At first, sales were slow. Successfully introducing a new product into an established market usually takes more than good quality and fair prices. Getting noticed requires energetic marketing. Zappe soon revved up sales by designing a colorful package, offering original flavors (including Jalapeno and Cajun Dill), and personally visiting supermarkets to distribute free samples.
Zapp’s is now the No. 2-selling snack food in Louisiana and Texas, employing 100 people in its Gramercy plant — a plant that produces 150,000 bags of chips daily. And what chips they are! No other brand — not Lay’s, not Cape Cod, not Pringles — tastes remotely as good as Zapp’s. (My opinion might be biased by my Cajun heritage and love of genuinely spicy foods.)
“So what?” you might ask. “So plenty!” I reply. Ron Zappe’s story is rich with vital lessons.

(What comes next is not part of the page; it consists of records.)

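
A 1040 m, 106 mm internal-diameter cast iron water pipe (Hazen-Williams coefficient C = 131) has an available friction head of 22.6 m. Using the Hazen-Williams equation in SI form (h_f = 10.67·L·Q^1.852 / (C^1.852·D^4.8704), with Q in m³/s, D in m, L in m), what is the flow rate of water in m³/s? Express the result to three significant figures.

Rearranging: Q = [h_f·C^1.852·D^4.8704 / (10.67·L)]^(1/1.852)
Q = [22.6·131^1.852·0.106^4.8704 / (10.67·1040)]^0.540 = 0.01262 m³/s

Q ≈ 0.0126 m³/s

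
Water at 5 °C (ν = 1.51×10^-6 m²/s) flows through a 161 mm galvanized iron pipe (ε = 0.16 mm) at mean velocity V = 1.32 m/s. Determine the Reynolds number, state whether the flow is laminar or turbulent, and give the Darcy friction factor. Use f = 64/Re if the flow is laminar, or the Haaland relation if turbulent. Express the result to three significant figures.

Re = VD/ν = 1.320·0.161/1.51×10^-6 = 1.41×10^5
Re > 4000 → turbulent; ε/D = 9.94×10^-4
Haaland: f = 0.02135

Re ≈ 1.41×10^5; turbulent; f ≈ 0.0214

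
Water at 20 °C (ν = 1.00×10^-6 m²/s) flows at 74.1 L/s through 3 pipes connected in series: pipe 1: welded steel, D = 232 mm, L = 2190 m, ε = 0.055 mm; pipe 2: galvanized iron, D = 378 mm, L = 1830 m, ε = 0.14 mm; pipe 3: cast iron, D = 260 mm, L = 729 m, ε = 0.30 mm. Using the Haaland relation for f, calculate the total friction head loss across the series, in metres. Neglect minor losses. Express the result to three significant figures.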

First, resources — especially human labor — are not stuck in their current jobs. Other productive options exist, which is why U.S. wages are so high. The flexibility of labor and capital to move from lower-paying jobs to higher-paying jobs ensures that firms pay top dollar to attract needed resources and workers. Firms intent on exploiting their workers soon find they have no workers to exploit.

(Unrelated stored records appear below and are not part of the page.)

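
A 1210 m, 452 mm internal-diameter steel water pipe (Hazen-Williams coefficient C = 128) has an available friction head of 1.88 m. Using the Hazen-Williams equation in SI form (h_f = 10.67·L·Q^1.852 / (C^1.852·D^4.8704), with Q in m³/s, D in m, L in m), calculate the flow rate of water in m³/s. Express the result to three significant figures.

Rearranging: Q = [h_f·C^1.852·D^4.8704 / (10.67·L)]^(1/1.852)
Q = [1.88·128^1.852·0.452^4.8704 / (10.67·1210)]^0.540 = 0.1345 m³/s

Q ≈ 0.134 m³/s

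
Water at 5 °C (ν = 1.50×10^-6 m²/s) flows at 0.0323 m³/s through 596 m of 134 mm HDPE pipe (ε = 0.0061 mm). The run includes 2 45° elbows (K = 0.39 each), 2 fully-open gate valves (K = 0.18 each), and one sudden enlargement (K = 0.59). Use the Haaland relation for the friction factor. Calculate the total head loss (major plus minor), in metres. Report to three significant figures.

V = 4Q/(πD²) = 2.290 m/s; V²/2g = 0.2674 m
Re = 2.05×10^5, ε/D = 4.55×10^-5 → f = 0.01574 (Haaland)
Major: h_f = f(L/D)·V²/2g = 0.01574·4448·0.2674 = 18.71 m
Minor: ΣK = 1.73; h_m = ΣK·V²/2g = 0.4625 m
Total H_L = 18.71 + 0.4625 = 19.18 m

H_L ≈ 19.2 m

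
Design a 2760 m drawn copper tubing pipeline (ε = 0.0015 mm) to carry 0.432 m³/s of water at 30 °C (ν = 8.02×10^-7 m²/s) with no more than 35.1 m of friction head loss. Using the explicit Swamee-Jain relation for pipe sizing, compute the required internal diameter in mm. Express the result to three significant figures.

D ≈ 424 mm

Swamee-Jain (Type III): D = 0.66·[ε^1.25·(LQ²/(gh_f))^4.75 + ν·Q^9.4·(L/(gh_f))^5.2]^0.04
LQ²/(gh_f) = 1.496; L/(gh_f) = 8.016
Term 1 = ε^1.25·(…)^4.75 = 3.56×10^-7; Term 2 = ν·Q^9.4·(…)^5.2 = 1.51×10^-5
D = 0.66·(3.56×10^-7 + 1.51×10^-5)^0.04 = 0.4237 m = 424 mm
Check: V = 3.06 m/s, Re = 1.62×10^6, f = 0.01084, h_f = 33.8 m ≈ 35.1 m ✓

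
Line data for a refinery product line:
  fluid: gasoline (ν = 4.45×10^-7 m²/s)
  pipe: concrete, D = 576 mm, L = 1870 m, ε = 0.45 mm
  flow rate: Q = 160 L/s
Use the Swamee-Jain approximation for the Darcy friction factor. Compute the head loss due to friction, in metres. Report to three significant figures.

h_f ≈ 1.19 m

V = 4Q/(πD²) = 4·0.160/(π·0.576²) = 0.6140 m/s
Re = VD/ν = 0.6140·0.576/4.45×10^-7 = 7.95×10^5 → turbulent
ε/D = 0.45/576 = 7.81×10^-4
Swamee-Jain: f = 0.01907
h_f = f(L/D)V²/(2g) = 0.01907·(1870/0.576)·0.6140²/(2·9.81) = 1.189 m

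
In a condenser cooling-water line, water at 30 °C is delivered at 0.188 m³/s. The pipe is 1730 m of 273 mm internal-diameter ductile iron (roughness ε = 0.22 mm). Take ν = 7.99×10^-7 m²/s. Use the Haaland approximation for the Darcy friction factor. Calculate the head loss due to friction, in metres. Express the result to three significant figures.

V = 4Q/(πD²) = 4·0.188/(π·0.273²) = 3.212 m/s
Re = VD/ν = 3.212·0.273/7.99×10^-7 = 1.10×10^6 → turbulent
ε/D = 0.22/273 = 8.06×10^-4
Haaland: f = 0.01896
h_f = f(L/D)V²/(2g) = 0.01896·(1730/0.273)·3.212²/(2·9.81) = 63.19 m

h_f ≈ 63.2 m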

In launching his own company, Ron Zappe chose to employ himself, along with several other workers, in the snack-food industry. In 1983 he was supplying oil-field equipment; in 1985 he was supplying potato chips.
Second, economies grow only by releasing resources from industries that no longer need them as much as they are needed elsewhere. Falling wages and profits are never welcome, but they are both the signal and the incentive for resources to find more-productive employment.

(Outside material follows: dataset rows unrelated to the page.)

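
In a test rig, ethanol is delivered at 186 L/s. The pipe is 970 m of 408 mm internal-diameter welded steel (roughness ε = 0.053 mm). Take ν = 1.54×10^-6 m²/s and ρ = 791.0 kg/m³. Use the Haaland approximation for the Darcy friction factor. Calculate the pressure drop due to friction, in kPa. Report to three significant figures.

Δp ≈ 28.7 kPa

V = 4Q/(πD²) = 4·0.186/(π·0.408²) = 1.423 m/s
Re = VD/ν = 1.423·0.408/1.54×10^-6 = 3.77×10^5 → turbulent
ε/D = 0.053/408 = 1.30×10^-4
Haaland: f = 0.01506
h_f = f(L/D)V²/(2g) = 0.01506·(970/0.408)·1.423²/(2·9.81) = 3.692 m
Δp = ρg·h_f = 791.0·9.81·3.692 = 28.65 kPa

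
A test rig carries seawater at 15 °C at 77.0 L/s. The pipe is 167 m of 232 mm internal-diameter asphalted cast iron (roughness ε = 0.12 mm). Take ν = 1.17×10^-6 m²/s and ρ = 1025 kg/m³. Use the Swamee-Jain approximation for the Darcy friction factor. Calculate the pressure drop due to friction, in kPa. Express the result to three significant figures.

V = 4Q/(πD²) = 4·0.0770/(π·0.232²) = 1.821 m/s
Re = VD/ν = 1.821·0.232/1.17×10^-6 = 3.61×10^5 → turbulent
ε/D = 0.12/232 = 5.17×10^-4
Swamee-Jain: f = 0.01821
h_f = f(L/D)V²/(2g) = 0.01821·(167/0.232)·1.821²/(2·9.81) = 2.216 m
Δp = ρg·h_f = 1025·9.81·2.216 = 22.28 kPa

Δp ≈ 22.3 kPa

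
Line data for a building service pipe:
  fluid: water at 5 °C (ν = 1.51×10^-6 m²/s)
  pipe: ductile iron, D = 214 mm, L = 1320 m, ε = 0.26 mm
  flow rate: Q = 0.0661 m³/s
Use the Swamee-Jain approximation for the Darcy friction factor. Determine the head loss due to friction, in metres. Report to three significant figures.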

If oil prices hadn’t declined as much as they did 20 years ago — thus enabling Americans to spend less on fuel and more on other things — Ron Zappe might still be peddling oil-field pumps. Maybe he would be even more successful than he is today; maybe less so. But for sure I and other consumers would be worse off.
We’d be paying more for petroleum products and be denied the option of enjoying Zapp’s potato chips. And even consumers who don’t like Zapp’s, or who don’t even like potato chips, would be worse off. The reason is that Zapp’s success puts competitive pressure on other chip and snack-food producers to keep their quality high and prices low.
Third, and with due respect to Ross Perot, there’s nothing intrinsically substandard about producing potato chips, or intrinsically superior about producing computer chips. What’s important is to have both of these things produced, each as efficiently as possible, because consumers enjoy both of these things.
If Andy Grove is better than Ron Zappe at making computer chips, and if Zappe is better than Grove at making potato chips, then both of these men along with their workers and consumers everywhere are better off if Grove makes computer chips and Zappe makes potato chips.
I haven’t the slightest idea how to make either type of chip, yet at this very moment I’m using Grove’s computer chips to write while I munch happily on Zappe’s potato chips. Both men’s efforts better enable me to specialize in what I do best — teach and write about economics.
Indeed, reflecting on Ron Zappe’s story has me feeling pretty chipper.